Regular octahedron: Surface area and volume

Example

a) Define the dimensions of an octahedron (edge $a$).

b) Imagine that this octahedron is an iceberg, with the square in the middle (the base of two pyramids that form it) parallel to the sea. A small square pyramid of height $h^{\prime }$ remains out of the water, and the entire octahedron has height $2\cdot h$ ($h$ is the height of each of two pyramids that compose the octahedron).
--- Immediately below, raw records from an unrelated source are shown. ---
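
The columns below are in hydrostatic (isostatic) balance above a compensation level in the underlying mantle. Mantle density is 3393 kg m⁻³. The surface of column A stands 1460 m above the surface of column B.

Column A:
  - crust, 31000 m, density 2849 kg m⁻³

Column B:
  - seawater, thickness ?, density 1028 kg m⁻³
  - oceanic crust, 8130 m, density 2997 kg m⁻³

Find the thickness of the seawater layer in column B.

Take the compensation level at the base of the deeper column (depth z_c below the surface of column A) and equate Σ ρ_i t_i down to z_c; mantle fills any gap and the z_c terms cancel.
Column A: 31000×2849 + (z_c − 31000)×3393
Column B: 1460×0 + x×1028 + 8130×2997 + (z_c − 1460 − 8130 − x)×3393
The z_c×3393 term appears on both sides and cancels. Collect the known terms of each column as K = Σ(ρt)_known − 3393 × (depth of known layers): K_A = 88319000 − 3393×31000 = −16864000; K_B = 24365610 − 3393×(1460 + 8130) = −8173260.
Balance: K_A = K_B − x×(3393 − 1028), so x = (K_B − K_A)/(3393 − 1028) = 8690740/2365 = 3670 m.

3670 m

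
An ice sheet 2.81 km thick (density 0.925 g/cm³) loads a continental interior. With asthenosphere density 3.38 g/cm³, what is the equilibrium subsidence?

0.769 km

For local isostatic compensation: the ice load ρ_ice t is balanced by mantle displaced below, ρ_m s.
s = t ρ_ice / ρ_m = 2.81 km × 0.925/3.38 = 0.769 km.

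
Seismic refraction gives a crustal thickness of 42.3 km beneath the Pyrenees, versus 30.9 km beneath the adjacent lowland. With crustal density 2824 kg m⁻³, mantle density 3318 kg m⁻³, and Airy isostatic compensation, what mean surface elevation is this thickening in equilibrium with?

Excess crust Δ = 42.3 km − 30.9 km = 11.4 km, split between elevation h and root r with h + r = Δ.
Airy balance ρ_c h = (ρ_m − ρ_c) r gives r = h ρ_c/(ρ_m − ρ_c), so h (1 + ρ_c/(ρ_m − ρ_c)) = Δ, i.e. h = Δ (ρ_m − ρ_c)/ρ_m.
h = 11.4 km × 494/3318 = 1.7 km.

1.7 km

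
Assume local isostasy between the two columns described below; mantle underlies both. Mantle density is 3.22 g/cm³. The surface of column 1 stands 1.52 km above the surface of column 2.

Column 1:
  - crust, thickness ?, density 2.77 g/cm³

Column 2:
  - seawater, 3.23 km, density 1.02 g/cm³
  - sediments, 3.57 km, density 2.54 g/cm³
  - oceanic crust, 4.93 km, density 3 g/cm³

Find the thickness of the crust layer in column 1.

Take the compensation level at the base of the deeper column (depth z_c below the surface of column 1) and equate Σ ρ_i t_i down to z_c; mantle fills any gap and the z_c terms cancel.
Column 1: x×2.77 + (z_c − 0 − x)×3.22
Column 2: 1.52×0 + 3.23×1.02 + 3.57×2.54 + 4.93×3 + (z_c − 1.52 − 11.73)×3.22
The z_c×3.22 term appears on both sides and cancels. Collect the known terms of each column as K = Σ(ρt)_known − 3.22 × (depth of known layers): K_1 = 0 − 3.22×0 = 0; K_2 = 27.1524 − 3.22×(1.52 + 11.73) = −15.5126.
Balance: K_1 − x×(3.22 − 2.77) = K_2, so x = (K_1 − K_2)/(3.22 − 2.77) = 15.5126/0.45 = 34.5 km.

34.5 km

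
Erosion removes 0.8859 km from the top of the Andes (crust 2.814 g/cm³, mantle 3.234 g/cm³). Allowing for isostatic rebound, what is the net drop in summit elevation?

0.115 km

Rebound u = e ρ_c/ρ_m = 0.8859 km × 2.814/3.234 = 0.7708 km.
Net surface drop = e − u = 0.8859 km − 0.7708 km = e (ρ_m − ρ_c)/ρ_m = 0.115 km.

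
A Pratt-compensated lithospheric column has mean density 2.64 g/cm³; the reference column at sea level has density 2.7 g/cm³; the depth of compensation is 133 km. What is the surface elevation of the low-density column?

ρ_ref D = ρ (D + h) → h = D (ρ_ref − ρ)/ρ.
h = 133 km × (2.7 − 2.64)/2.64 = 3.02 km.

3.02 km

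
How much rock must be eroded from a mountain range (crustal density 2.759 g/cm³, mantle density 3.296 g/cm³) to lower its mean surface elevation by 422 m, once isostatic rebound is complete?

Net drop Δ = e − u = e − e ρ_c/ρ_m = e (ρ_m − ρ_c)/ρ_m.
e = Δ ρ_m/(ρ_m − ρ_c) = 422 m × 3.296/0.537 = 2590 m.

2590 m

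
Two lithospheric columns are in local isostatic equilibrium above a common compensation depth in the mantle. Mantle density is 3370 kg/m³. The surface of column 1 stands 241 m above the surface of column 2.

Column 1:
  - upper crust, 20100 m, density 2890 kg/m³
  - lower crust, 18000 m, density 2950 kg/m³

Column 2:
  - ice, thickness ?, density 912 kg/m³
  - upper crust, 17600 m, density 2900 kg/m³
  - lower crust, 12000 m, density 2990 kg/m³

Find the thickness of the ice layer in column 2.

Take the compensation level at the base of the deeper column (depth z_c below the surface of column 1) and equate Σ ρ_i t_i down to z_c; mantle fills any gap and the z_c terms cancel.
Column 1: 20100×2890 + 18000×2950 + (z_c − 38100)×3370
Column 2: 241×0 + x×912 + 17600×2900 + 12000×2990 + (z_c − 241 − 29600 − x)×3370
The z_c×3370 term appears on both sides and cancels. Collect the known terms of each column as K = Σ(ρt)_known − 3370 × (depth of known layers): K_1 = 111189000 − 3370×38100 = −17208000; K_2 = 86920000 − 3370×(241 + 29600) = −13644170.
Balance: K_1 = K_2 − x×(3370 − 912), so x = (K_2 − K_1)/(3370 − 912) = 3563830/2458 = 1450 m.

1450 m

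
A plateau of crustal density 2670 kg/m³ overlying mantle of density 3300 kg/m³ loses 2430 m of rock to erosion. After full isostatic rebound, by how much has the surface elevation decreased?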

Find the height of half an octahedron, $h$.

c) Decide a reasonable percentage of $h^{\prime }$ according to $h$ for an iceberg, and find the parameter $a^{\prime }$.

d) Which percentage of the volume of the octahedron reminds out of the water?
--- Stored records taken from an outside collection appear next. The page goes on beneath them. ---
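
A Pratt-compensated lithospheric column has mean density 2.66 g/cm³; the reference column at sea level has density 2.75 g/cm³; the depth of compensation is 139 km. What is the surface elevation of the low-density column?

ρ_ref D = ρ (D + h) → h = D (ρ_ref − ρ)/ρ.
h = 139 km × (2.75 − 2.66)/2.66 = 4.7 km.

4.7 km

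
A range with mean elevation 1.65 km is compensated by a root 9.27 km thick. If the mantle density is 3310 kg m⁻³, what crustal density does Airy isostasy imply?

2810 kg m⁻³

ρ_c h = (ρ_m − ρ_c) r → ρ_c (h + r) = ρ_m r → ρ_c = ρ_m r / (h + r).
ρ_c = 3310 × 9.27 km / (1.65 km + 9.27 km) = 2810 kg m⁻³.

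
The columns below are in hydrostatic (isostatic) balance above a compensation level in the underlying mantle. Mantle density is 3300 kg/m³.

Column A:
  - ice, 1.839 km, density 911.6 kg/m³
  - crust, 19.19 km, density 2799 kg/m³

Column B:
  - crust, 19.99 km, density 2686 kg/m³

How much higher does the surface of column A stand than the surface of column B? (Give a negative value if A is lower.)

0.525 km

For any compensation level in the mantle, the mantle terms cancel and isostasy reduces to e = (Σt_A − Σt_B) − (Σ(ρt)_A − Σ(ρt)_B) / ρ_m.
Σt_A = 21.029 km; Σt_B = 19.99 km; Σ(ρt)_A = 55389.2424; Σ(ρt)_B = 53693.14 (in km·kg/m³).
e = (21.029 − 19.99) − (55389.2424 − 53693.14) / 3300 = 0.525 km.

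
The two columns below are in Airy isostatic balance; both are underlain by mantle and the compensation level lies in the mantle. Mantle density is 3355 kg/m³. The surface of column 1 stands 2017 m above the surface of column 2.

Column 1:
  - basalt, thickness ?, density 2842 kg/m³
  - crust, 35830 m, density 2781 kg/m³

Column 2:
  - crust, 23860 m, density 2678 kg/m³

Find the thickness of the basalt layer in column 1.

Take the compensation level at the base of the deeper column (depth z_c below the surface of column 1) and equate Σ ρ_i t_i down to z_c; mantle fills any gap and the z_c terms cancel.
Column 1: x×2842 + 35830×2781 + (z_c − 35830 − x)×3355
Column 2: 2017×0 + 23860×2678 + (z_c − 2017 − 23860)×3355
The z_c×3355 term appears on both sides and cancels. Collect the known terms of each column as K = Σ(ρt)_known − 3355 × (depth of known layers): K_1 = 99643230 − 3355×35830 = −20566420; K_2 = 63897080 − 3355×(2017 + 23860) = −22920255.
Balance: K_1 − x×(3355 − 2842) = K_2, so x = (K_1 − K_2)/(3355 − 2842) = 2353840/513 = 4590 m.

4590 m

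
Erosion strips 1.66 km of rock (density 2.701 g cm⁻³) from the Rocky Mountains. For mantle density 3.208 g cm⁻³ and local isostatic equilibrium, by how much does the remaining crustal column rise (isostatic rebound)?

Unloading: uplift u = e ρ_c/ρ_m = 1.66 km × 2.701/3.208 = 1.4 km.

1.4 km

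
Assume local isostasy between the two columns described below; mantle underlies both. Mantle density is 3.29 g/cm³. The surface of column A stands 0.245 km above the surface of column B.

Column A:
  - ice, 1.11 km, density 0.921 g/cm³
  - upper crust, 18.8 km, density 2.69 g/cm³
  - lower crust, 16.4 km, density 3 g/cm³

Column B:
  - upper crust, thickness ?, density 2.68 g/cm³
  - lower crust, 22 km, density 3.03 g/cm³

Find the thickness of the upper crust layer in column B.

Take the compensation level at the base of the deeper column (depth z_c below the surface of column A) and equate Σ ρ_i t_i down to z_c; mantle fills any gap and the z_c terms cancel.
Column A: 1.11×0.921 + 18.8×2.69 + 16.4×3 + (z_c − 36.31)×3.29
Column B: 0.245×0 + x×2.68 + 22×3.03 + (z_c − 0.245 − 22 − x)×3.29
The z_c×3.29 term appears on both sides and cancels. Collect the known terms of each column as K = Σ(ρt)_known − 3.29 × (depth of known layers): K_A = 100.79431 − 3.29×36.31 = −18.66559; K_B = 66.66 − 3.29×(0.245 + 22) = −6.52605.
Balance: K_A = K_B − x×(3.29 − 2.68), so x = (K_B − K_A)/(3.29 − 2.68) = 12.1395/0.61 = 19.9 km.

19.9 km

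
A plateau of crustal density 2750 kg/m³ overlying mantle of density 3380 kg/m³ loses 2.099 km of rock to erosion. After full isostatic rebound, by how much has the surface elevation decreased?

0.391 km

Rebound u = e ρ_c/ρ_m = 2.099 km × 2750/3380 = 1.708 km.
Net surface drop = e − u = 2.099 km − 1.708 km = e (ρ_m − ρ_c)/ρ_m = 0.391 km.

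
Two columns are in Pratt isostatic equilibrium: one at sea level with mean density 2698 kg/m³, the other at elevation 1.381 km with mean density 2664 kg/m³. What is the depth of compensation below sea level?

108 km

ρ_ref D = ρ (D + h) → D (ρ_ref − ρ) = ρ h.
D = ρ h/(ρ_ref − ρ) = 2664 × 1.381 km/(2698 − 2664) = 108 km.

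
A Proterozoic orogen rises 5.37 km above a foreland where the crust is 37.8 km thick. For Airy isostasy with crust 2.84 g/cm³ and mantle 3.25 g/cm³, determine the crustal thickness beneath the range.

Root depth r = h ρ_c / (ρ_m − ρ_c) = 5.37 km × 2.84 / 0.41 = 37.2 km.
Total thickness = T + h + r = 37.8 km + 5.37 km + 37.2 km = 80.4 km.

80.4 km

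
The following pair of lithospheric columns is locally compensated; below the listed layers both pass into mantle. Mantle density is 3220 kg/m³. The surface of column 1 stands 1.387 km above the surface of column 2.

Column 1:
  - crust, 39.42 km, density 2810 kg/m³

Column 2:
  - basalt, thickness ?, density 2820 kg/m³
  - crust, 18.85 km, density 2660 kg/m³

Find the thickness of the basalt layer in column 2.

2.85 km

Take the compensation level at the base of the deeper column (depth z_c below the surface of column 1) and equate Σ ρ_i t_i down to z_c; mantle fills any gap and the z_c terms cancel.
Column 1: 39.42×2810 + (z_c − 39.42)×3220
Column 2: 1.387×0 + x×2820 + 18.85×2660 + (z_c − 1.387 − 18.85 − x)×3220
The z_c×3220 term appears on both sides and cancels. Collect the known terms of each column as K = Σ(ρt)_known − 3220 × (depth of known layers): K_1 = 110770.2 − 3220×39.42 = −16162.2; K_2 = 50141 − 3220×(1.387 + 18.85) = −15022.14.
Balance: K_1 = K_2 − x×(3220 − 2820), so x = (K_2 − K_1)/(3220 − 2820) = 1140.06/400 = 2.85 km.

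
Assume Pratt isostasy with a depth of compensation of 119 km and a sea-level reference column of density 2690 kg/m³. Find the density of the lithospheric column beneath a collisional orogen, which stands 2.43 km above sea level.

2640 kg/m³

Pratt balance: ρ_ref D = ρ (D + h).
ρ = ρ_ref D/(D + h) = 2690 × 119 km/(119 km + 2.43 km) = 2640 kg/m³.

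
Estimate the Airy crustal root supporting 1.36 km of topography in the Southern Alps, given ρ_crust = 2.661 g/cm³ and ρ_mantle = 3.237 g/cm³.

6.28 km

Balancing pressure at the compensation depth: the weight of the topography is balanced by the buoyancy of the root, ρ_c h = (ρ_m − ρ_c) r.
r = h · ρ_c / (ρ_m − ρ_c) = 1.36 km × 2.661 / (3.237 − 2.661) = 6.28 km.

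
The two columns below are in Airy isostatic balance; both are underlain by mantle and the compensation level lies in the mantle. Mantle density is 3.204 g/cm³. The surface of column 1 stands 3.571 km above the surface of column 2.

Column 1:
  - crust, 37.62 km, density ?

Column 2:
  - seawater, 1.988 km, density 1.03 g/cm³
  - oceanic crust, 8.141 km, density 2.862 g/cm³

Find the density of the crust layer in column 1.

2.71 g/cm³

Take the compensation level at the base of the deeper column (depth z_c below the surface of column 1) and equate Σ ρ_i t_i down to z_c; mantle fills any gap and the z_c terms cancel.
Column 1: 37.62×ρ + (z_c − 37.62)×3.204
Column 2: 3.571×0 + 1.988×1.03 + 8.141×2.862 + (z_c − 3.571 − 10.129)×3.204
The z_c×3.204 term appears on both sides and cancels. Collect the known terms of each column as K = Σ(ρt)_known − 3.204 × (depth of known layers): K_1 = 0 − 3.204×37.62 = −120.53448; K_2 = 25.347182 − 3.204×(3.571 + 10.129) = −18.547618.
Balance: K_1 + 37.62×ρ = K_2, so ρ = (K_2 − K_1)/37.62 = 101.987/37.62 = 2.71 g/cm³.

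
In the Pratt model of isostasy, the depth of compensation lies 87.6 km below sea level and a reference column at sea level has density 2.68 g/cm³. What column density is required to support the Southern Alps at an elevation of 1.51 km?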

e) What is the area of the completely submerged faces of the iceberg (four low ones)?

Let's see the solution.

a) We define an edge as $a=10m$, which is reasonable for being an iceberg.
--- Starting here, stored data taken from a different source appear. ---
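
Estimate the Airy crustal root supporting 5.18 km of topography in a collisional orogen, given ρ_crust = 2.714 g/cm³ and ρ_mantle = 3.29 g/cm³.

In Airy isostatic equilibrium: the weight of the topography is balanced by the buoyancy of the root, ρ_c h = (ρ_m − ρ_c) r.
r = h · ρ_c / (ρ_m − ρ_c) = 5.18 km × 2.714 / (3.29 − 2.714) = 24.4 km.

24.4 km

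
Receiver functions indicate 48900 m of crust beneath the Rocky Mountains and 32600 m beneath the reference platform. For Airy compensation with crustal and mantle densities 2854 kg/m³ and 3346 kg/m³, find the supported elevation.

Excess crust Δ = 48900 m − 32600 m = 16300 m, split between elevation h and root r with h + r = Δ.
Airy balance ρ_c h = (ρ_m − ρ_c) r gives r = h ρ_c/(ρ_m − ρ_c), so h (1 + ρ_c/(ρ_m − ρ_c)) = Δ, i.e. h = Δ (ρ_m − ρ_c)/ρ_m.
h = 16300 m × 492/3346 = 2400 m.

2400 m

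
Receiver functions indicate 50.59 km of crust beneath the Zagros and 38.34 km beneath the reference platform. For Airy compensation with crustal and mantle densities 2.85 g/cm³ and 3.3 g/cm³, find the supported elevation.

1.67 km

Excess crust Δ = 50.59 km − 38.34 km = 12.25 km, split between elevation h and root r with h + r = Δ.
Airy balance ρ_c h = (ρ_m − ρ_c) r gives r = h ρ_c/(ρ_m − ρ_c), so h (1 + ρ_c/(ρ_m − ρ_c)) = Δ, i.e. h = Δ (ρ_m − ρ_c)/ρ_m.
h = 12.25 km × 0.45/3.3 = 1.67 km.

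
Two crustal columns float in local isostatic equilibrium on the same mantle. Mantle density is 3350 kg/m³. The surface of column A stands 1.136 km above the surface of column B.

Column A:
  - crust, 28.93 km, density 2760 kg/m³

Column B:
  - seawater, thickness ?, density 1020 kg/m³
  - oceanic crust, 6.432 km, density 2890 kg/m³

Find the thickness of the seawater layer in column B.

4.42 km

Take the compensation level at the base of the deeper column (depth z_c below the surface of column A) and equate Σ ρ_i t_i down to z_c; mantle fills any gap and the z_c terms cancel.
Column A: 28.93×2760 + (z_c − 28.93)×3350
Column B: 1.136×0 + x×1020 + 6.432×2890 + (z_c − 1.136 − 6.432 − x)×3350
The z_c×3350 term appears on both sides and cancels. Collect the known terms of each column as K = Σ(ρt)_known − 3350 × (depth of known layers): K_A = 79846.8 − 3350×28.93 = −17068.7; K_B = 18588.48 − 3350×(1.136 + 6.432) = −6764.32.
Balance: K_A = K_B − x×(3350 − 1020), so x = (K_B − K_A)/(3350 − 1020) = 10304.4/2330 = 4.42 km.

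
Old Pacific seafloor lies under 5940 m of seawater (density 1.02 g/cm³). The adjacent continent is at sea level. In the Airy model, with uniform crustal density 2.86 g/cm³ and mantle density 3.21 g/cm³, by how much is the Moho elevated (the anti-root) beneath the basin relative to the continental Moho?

31200 m

Equating mass per unit area of the two columns: replacing crust with seawater at the top is compensated by replacing crust with mantle at the base: d (ρ_c − ρ_w) = a (ρ_m − ρ_c).
a = d (ρ_c − ρ_w)/(ρ_m − ρ_c) = 5940 m × 1.84/0.35 = 31200 m.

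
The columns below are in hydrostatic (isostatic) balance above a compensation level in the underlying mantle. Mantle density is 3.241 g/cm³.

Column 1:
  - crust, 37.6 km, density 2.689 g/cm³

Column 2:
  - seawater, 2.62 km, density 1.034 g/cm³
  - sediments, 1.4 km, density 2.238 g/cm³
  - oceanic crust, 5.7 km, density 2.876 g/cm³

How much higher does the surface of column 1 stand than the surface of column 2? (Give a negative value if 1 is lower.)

3.54 km

For any compensation level in the mantle, the mantle terms cancel and isostasy reduces to e = (Σt_1 − Σt_2) − (Σ(ρt)_1 − Σ(ρt)_2) / ρ_m.
Σt_1 = 37.6 km; Σt_2 = 9.72 km; Σ(ρt)_1 = 101.1064; Σ(ρt)_2 = 22.23548 (in km·g/cm³).
e = (37.6 − 9.72) − (101.1064 − 22.23548) / 3.241 = 3.54 km.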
b) To find $h$, we must first find the height of the triangle of each of the side faces $Ap$. $$\begin{gathered} {10}^2=A{p}^2+({\displaystyle \frac{10}{2}}{)}^2 \\ Ap=5\sqrt{3} \end{gathered}$$

Using the Pythagoras’s theorem, with the triangle which sides are $h$ and ${\displaystyle \frac{a}{2}}$, and which hypotenuse is $Ap$, the height of half an octahedron ,$h$, is: $$\begin{gathered} A{p}^2=h^2+({\displaystyle \frac{a}{2}}{)}^2 \\ (5\sqrt{3}{)}^2=h^2+5^2 \\ h=\sqrt{75-25}=5\sqrt{2}=7,07m \end{gathered}$$

c) We define $h^{\prime }=0,2\cdot h=1,41m$, which is reasonable if we think that the main part of an iceberg is always submerged.

We use the Thales theorem to find the edge of the pyramid that reminds out of the water: $$\begin{gathered} {\displaystyle \frac{a^{\prime }}{a}}={\displaystyle \frac{h^{\prime }}{h}}=0,2 \\ {a}^{\prime }=2m \end{gathered}$$

d) The entire volume of the octahedron is calculated with the following formula: $$V={\displaystyle \frac{\sqrt{2}}{3}}\cdot a^3$$ where $a=10m$. $$V_{octo}=471,4m^3$$

Now, we calcule the volume of the pyramid that remains out of the water: $$V_{outofthewater}={\displaystyle \frac{a^{\prime 2}\cdot h^{\prime }}{3}}=1,88m^3$$ The percentage of the volume out of the water is $${\displaystyle \frac{1,88}{471,4}}\cdot 100=0,39\mathrm{\%}$$

e) Now we just need to calculate the area of the octahedron and divide it by $2$: $${\displaystyle \frac{A_{octo}}{2}}={\displaystyle \frac{1}{2}}(2\sqrt{3}\cdot a^2)$$ where $a=10$ $${\displaystyle \frac{A_{octo}}{2}}=173,2m^2$$